Good morning! Welcome to the handful of folks who decided yesterday to join this community and read through the prophets with us! I hope you had a chance to read the first four chapters of Isaiah. Today in Isaiah 5-8, we read a famous allegory, Isaiah’s call story, and a situation in Hebrew history where Isaiah demonstrates his commitment to being God’s mouthpiece.
Isaiah 5 describes vineyard which does not produce good fruit, though it has every possible advantage. As a consequence, the landowner breaks down the protective walls that keep out marauding trespassers, with the result that the vineyard is destroyed. Just so will God remove the divine protections that have kept the Assyrian threat at bay, Isaiah says, because the people of Jerusalem have failed to bear the fruits of righteous, holy obedience to God’s ways. Instead, the wealthy take advantage of the poor and people live only with the thought of their next distracting entertainment. God’s judgment on this self-centeredness involves foreign invaders who will not stop until they have ransacked Jerusalem.
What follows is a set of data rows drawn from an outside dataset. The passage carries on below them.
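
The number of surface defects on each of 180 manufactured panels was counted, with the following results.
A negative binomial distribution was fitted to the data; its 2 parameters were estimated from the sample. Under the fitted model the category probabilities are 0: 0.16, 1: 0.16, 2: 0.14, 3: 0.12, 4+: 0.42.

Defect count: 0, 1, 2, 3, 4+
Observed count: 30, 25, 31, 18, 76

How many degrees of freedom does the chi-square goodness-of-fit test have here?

2

There are k = 5 categories and 2 parameters estimated from the data, so df = 5 − 1 − 2 = 2.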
One common feature of prophetic literature is a description of how the prophet gets into this role in the first place. These “call stories” always includes an action of God, human resistance, divine reassurance, and a call to prophesy. Isaiah 6 follows this pattern with imagery from the Jerusalem temple. Heaven looks something like the grandeur of Solomon’s greatest construction, and yet the hem of God’s robe barely fits in the temple. After proclaiming his unworthiness and receiving divine purification, Isaiah responds to God’s call for a prophet with “Here am I; send me!” Little does he realize the stark message of judgment that will be his to deliver throughout Judah.
Isaiah 7-8 show this vocation in action. Isaiah the prophet shares a conversation with young King Ahaz, who is convinced that enemies are too powerful for the Hebrew people. This must have been a very famous encounter, for we read other accounts of it earlier in the history books. Isaiah follows divine instructions and names his own child in a way that carries a prophetic dimension. (This is common in later prophets like Hosea as well.) Note how Isaiah’s role as prophet casts him as the vessel through which divine judgment comes, so he adopts that perspective even when it calls for denouncing the misbehavior of powerful leaders.
One final noteworthy part of chapter 7 is a prophecy concerning a young woman with child who names her son Immanuel. While Christians look back on texts like this (and others here in the prophets) as clear precursors of Jesus Christ, such a strange means of salvation would have been far from the Hebrew imagination. We do well to consider these prophecies in their original context, and if possible to resist the lens of later Christian interpretations. Happy reading!